The point with these annecdotes is that python is still a slow language, but that often doesn’t matter, understanding theory does. If you know how to cache, or how to avoid creating new objects, or the importance of memory allocations etc. etc. You will basically always write faster code than people in whatever other language. One of my courses in university was taking C++ code that on average ran 5-10x slower than the provided python code, and speeding it up to being on par with python. If we take a language like Java vs Python, you’re looking at a performance increase of 4-10x, maybe more or less in some cases. That’s great, but if you know how to cache recursive lookups, you’re looking at 1000x speedups. In a real world library I worked on the other day an algorithm change sped up the code ~670x. In other words, knowing some basic theory can make the entirety of the difference. So, if you’re just starting out, pick whatever language feels best, and just start learning.

When Languages Matter

So never use Java then? No, well maybe, that’s up to you. The point of this post is that people focus so much on choosing a language and often miss the forrest for the trees. If you don’t know how to program a language won’t save you. Learning to program takes time and effort, and which language you choose to learn the essentials is irrelevent. There are a few topics in computer science that when you’re aware of them can completely change the code you write. The approach will almost always make the biggest difference.

That being said when you’re talking about very specific problems, particularly when you’re running out of optimizations you know, it’s worth looking into other languages. For example, it is possible to write games in python, but for large 3D AAA games you need a language with better performance characteristics. This is because for games you need sub-milisecond latency to maintain framerates. That being said you can also only use those languages properly if you understand the theory necessary to write them.

Additionally, if you do end up with a successful service, or software there is always the option to upgrade incrementally, or rewrite when you understand the domain better. Often there are a handful of operations that take up most of your runtime when you first start out, and optimizing those small areas makes a world of difference. Additionally you can often find more exotic solutions to improving performance. Most machine learning systems for example use numpy, which is actually a C library that interfaces with python.
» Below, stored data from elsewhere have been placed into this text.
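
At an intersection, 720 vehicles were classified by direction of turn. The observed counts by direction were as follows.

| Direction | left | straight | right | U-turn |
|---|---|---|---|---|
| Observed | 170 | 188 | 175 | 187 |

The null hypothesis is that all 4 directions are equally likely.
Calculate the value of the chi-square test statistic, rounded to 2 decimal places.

1.32

Expected count for each of the 4 categories: 720/4 = 180.
cat           O        E   (O−E)²/E
left        170      180      0.556
straight    188      180      0.356
right       175      180      0.139
U-turn      187      180      0.272
Sum = 1.32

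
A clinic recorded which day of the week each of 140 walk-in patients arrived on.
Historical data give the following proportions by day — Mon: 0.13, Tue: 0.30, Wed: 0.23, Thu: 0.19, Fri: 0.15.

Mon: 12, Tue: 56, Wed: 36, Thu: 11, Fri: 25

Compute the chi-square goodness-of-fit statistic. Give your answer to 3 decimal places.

17.138

Expected counts E_i = n·p_i: 140×0.13 = 18.2, 140×0.30 = 42, 140×0.23 = 32.2, 140×0.19 = 26.6, 140×0.15 = 21.
Mon: (12 − 18.2)²/18.2 = 38.44/18.2 = 2.1121
Tue: (56 − 42)²/42 = 196/42 = 4.6667
Wed: (36 − 32.2)²/32.2 = 14.44/32.2 = 0.4484
Thu: (11 − 26.6)²/26.6 = 243.36/26.6 = 9.1489
Fri: (25 − 21)²/21 = 16/21 = 0.7619
Sum = 17.138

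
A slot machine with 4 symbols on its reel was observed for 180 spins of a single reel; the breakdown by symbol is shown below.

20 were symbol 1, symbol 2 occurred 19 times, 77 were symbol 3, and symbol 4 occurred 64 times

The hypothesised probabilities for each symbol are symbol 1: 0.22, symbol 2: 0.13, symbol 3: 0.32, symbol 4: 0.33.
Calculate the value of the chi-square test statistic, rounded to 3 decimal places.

17.419

Expected counts E_i = n·p_i: 180×0.22 = 39.6, 180×0.13 = 23.4, 180×0.32 = 57.6, 180×0.33 = 59.4.
symbol 1: (20 − 39.6)²/39.6 = 384.16/39.6 = 9.7010
symbol 2: (19 − 23.4)²/23.4 = 19.36/23.4 = 0.8274
symbol 3: (77 − 57.6)²/57.6 = 376.36/57.6 = 6.5340
symbol 4: (64 − 59.4)²/59.4 = 21.16/59.4 = 0.3562
Sum = 17.419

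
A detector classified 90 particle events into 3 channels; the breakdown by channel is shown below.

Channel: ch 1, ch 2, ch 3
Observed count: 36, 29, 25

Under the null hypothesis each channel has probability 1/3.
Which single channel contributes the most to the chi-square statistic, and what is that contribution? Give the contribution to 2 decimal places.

Expected count for each of the 3 categories: 90/3 = 30.
ch 1: (36 − 30)²/30 = 36/30 = 1.200
ch 2: (29 − 30)²/30 = 1/30 = 0.033
ch 3: (25 − 30)²/30 = 25/30 = 0.833
The largest term is for ch 1: 1.20.

ch 1, 1.20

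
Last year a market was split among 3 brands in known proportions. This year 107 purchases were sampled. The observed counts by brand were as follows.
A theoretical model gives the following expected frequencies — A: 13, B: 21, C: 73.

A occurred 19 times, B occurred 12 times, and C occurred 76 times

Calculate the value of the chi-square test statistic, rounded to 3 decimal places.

cat         O        E   (O−E)²/E
A          19       13     2.7692
B          12       21     3.8571
C          76       73     0.1233
Sum = 6.750

6.750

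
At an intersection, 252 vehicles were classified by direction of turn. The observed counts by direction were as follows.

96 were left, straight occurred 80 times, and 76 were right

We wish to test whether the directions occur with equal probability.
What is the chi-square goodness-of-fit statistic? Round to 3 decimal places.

2.667

Under H₀ each category has probability 1/3, so each expected count is 252/3 = 84.
χ² = (96−84)²/84 + (80−84)²/84 + (76−84)²/84
   = 1.7143 + 0.1905 + 0.7619
Sum = 2.667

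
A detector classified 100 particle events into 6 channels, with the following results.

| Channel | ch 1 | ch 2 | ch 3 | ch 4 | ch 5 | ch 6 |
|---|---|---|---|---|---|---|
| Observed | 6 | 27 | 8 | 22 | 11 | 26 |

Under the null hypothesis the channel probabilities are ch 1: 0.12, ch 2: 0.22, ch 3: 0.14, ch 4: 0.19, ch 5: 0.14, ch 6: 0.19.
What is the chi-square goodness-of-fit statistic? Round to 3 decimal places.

10.403

Expected counts E_i = n·p_i: 100×0.12 = 12, 100×0.22 = 22, 100×0.14 = 14, 100×0.19 = 19, 100×0.14 = 14, 100×0.19 = 19.
ch 1: (6 − 12)²/12 = 36/12 = 3.0000
ch 2: (27 − 22)²/22 = 25/22 = 1.1364
ch 3: (8 − 14)²/14 = 36/14 = 2.5714
ch 4: (22 − 19)²/19 = 9/19 = 0.4737
ch 5: (11 − 14)²/14 = 9/14 = 0.6429
ch 6: (26 − 19)²/19 = 49/19 = 2.5789
Sum = 10.403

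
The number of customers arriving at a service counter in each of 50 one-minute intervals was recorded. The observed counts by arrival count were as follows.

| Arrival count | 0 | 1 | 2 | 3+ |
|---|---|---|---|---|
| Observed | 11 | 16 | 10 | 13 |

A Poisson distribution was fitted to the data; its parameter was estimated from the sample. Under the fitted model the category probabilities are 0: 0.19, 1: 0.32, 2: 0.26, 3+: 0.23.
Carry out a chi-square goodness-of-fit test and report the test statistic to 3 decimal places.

1.125

Expected counts E_i = n·p_i: 50×0.19 = 9.5, 50×0.32 = 16, 50×0.26 = 13, 50×0.23 = 11.5.
cat         O        E   (O−E)²/E
0          11      9.5     0.2368
1          16       16     0.0000
2          10       13     0.6923
3+         13     11.5     0.1957
Sum = 1.125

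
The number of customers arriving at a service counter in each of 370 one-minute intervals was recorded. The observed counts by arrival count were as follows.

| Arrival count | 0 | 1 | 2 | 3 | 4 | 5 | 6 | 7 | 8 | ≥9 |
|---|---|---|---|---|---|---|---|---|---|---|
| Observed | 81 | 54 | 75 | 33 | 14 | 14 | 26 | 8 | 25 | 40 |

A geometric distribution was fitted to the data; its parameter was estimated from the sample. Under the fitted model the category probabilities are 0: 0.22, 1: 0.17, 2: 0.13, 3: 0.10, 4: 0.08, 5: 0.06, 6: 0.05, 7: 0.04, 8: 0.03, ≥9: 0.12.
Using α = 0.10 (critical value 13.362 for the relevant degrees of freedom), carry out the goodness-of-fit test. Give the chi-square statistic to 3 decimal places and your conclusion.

51.995; reject

Expected counts E_i = n·p_i: 370×0.22 = 81.4, 370×0.17 = 62.9, 370×0.13 = 48.1, 370×0.10 = 37, 370×0.08 = 29.6, 370×0.06 = 22.2, 370×0.05 = 18.5, 370×0.04 = 14.8, 370×0.03 = 11.1, 370×0.12 = 44.4.
0: (81 − 81.4)²/81.4 = 0.16/81.4 = 0.0020
1: (54 − 62.9)²/62.9 = 79.21/62.9 = 1.2593
2: (75 − 48.1)²/48.1 = 723.61/48.1 = 15.0439
3: (33 − 37)²/37 = 16/37 = 0.4324
4: (14 − 29.6)²/29.6 = 243.36/29.6 = 8.2216
5: (14 − 22.2)²/22.2 = 67.24/22.2 = 3.0288
6: (26 − 18.5)²/18.5 = 56.25/18.5 = 3.0405
7: (8 − 14.8)²/14.8 = 46.24/14.8 = 3.1243
8: (25 − 11.1)²/11.1 = 193.21/11.1 = 17.4063
≥9: (40 − 44.4)²/44.4 = 19.36/44.4 = 0.4360
Sum = 51.995
df = 8. Since 51.995 > 13.362, we reject H₀.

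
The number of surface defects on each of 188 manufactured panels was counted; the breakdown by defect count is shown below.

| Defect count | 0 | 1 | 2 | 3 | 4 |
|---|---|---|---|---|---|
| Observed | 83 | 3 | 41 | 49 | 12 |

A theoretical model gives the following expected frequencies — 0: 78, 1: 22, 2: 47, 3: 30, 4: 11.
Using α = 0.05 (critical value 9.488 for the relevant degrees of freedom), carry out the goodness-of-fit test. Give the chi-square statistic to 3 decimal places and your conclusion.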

These approaches exist in tons of languages (V8 with JS, FFI, etc.).

Conclusions

So, stop procrastinating by reading arguments online about which language to start learning, and just start learning one. If the simplicity of python feels good, do that, if you like the idea of using C, great, if you like Java, go for it. If you end up habitually running into issues, identify the problems in your approach and improve. When you think you have a good reason to, start adding other languages to your toolbelt. I’ve started doing this recently and it’s great, but starting with python was also probably the best choice I made.